The Army has revealed that Sgt. 1st Class Gregory McQueen, who was responsible for assault prevention at Fort Hood, Texas, is under investigation for allegedly forcing another soldier into prostitution and assaulting two others. He is the second sexual assault prevention officer in two weeks linked to abuse. Lt. Col. Jeffrey Krusinski, the chief sexual assault prevention officer for the Air Force, was arrested recently for allegedly groping a woman in an Arlington, Va., parking lot. Last week, investigations were conducted into whether Marines created a Facebook page portraying female Marines in vulgar and degrading photographs and comments. Commanders are still considering actions on the site being taken down.
If the Pentagon’s estimates are correct, more than 20,000 troops declined to report what happened to them last year. Nearly half the women feared retribution and being labeled a “troublemaker” if they reported their incidents. It’s a wonder, considering those available to help are some of the instigators causing the problems.
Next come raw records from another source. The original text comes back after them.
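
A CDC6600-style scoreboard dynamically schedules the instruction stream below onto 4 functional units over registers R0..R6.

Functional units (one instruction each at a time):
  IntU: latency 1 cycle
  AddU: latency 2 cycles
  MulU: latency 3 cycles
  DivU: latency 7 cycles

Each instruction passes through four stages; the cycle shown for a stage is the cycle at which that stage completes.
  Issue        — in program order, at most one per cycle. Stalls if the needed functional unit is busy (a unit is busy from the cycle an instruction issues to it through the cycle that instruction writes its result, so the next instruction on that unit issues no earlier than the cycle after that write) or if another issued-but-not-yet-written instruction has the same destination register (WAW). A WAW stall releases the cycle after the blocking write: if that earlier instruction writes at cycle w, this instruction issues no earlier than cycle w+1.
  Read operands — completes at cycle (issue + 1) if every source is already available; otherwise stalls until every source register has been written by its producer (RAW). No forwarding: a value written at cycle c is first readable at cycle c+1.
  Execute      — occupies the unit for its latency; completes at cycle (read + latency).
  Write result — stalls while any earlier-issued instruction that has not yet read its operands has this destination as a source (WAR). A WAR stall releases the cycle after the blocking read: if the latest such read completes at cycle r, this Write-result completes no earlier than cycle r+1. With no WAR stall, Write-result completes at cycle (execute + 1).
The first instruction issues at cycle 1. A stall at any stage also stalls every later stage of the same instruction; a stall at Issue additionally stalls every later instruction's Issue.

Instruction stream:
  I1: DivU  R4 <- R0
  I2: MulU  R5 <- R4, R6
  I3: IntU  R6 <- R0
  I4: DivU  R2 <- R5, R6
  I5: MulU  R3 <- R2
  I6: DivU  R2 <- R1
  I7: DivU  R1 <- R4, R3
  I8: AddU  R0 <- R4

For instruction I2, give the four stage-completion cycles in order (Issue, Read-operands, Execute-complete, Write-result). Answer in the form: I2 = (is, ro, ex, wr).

t=1  issue I1 (DivU)
t=2  I1 read-ops; issue I2 (MulU)
t=3  issue I3 (IntU)
t=4  I3 read-ops
t=5  I3 finished on IntU
t=9  I1 finished on DivU
t=10  I1→R4
t=11  I2 read-ops; issue I4 (DivU)
t=12  I3→R6
t=14  I2 finished on MulU
t=15  I2→R5
t=16  I4 read-ops; issue I5 (MulU)
t=23  I4 finished on DivU
t=24  I4→R2
t=25  I5 read-ops; issue I6 (DivU)
t=26  I6 read-ops
t=28  I5 finished on MulU
t=29  I5→R3
t=33  I6 finished on DivU
t=34  I6→R2
t=35  issue I7 (DivU)
t=36  I7 read-ops; issue I8 (AddU)
t=37  I8 read-ops
t=39  I8 finished on AddU
t=40  I8→R0
t=43  I7 finished on DivU
t=44  I7→R1

I2 = (2, 11, 14, 15)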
USA Today interviewed lawmakers, social scientists and people who have worked on the sexual assault issues inside the military to determine why the Pentagon hasn’t been able to stem this predatory tide. All information pointed to two factors; one a new plague, the other as old as the military itself. The plague is the proliferation of violence toward women in films and video games,which recruits are bringing in with them. The other, a military justice system with origins dating to the Revolutionary War that gives commanders of accused troops ultimate power over legal proceedings.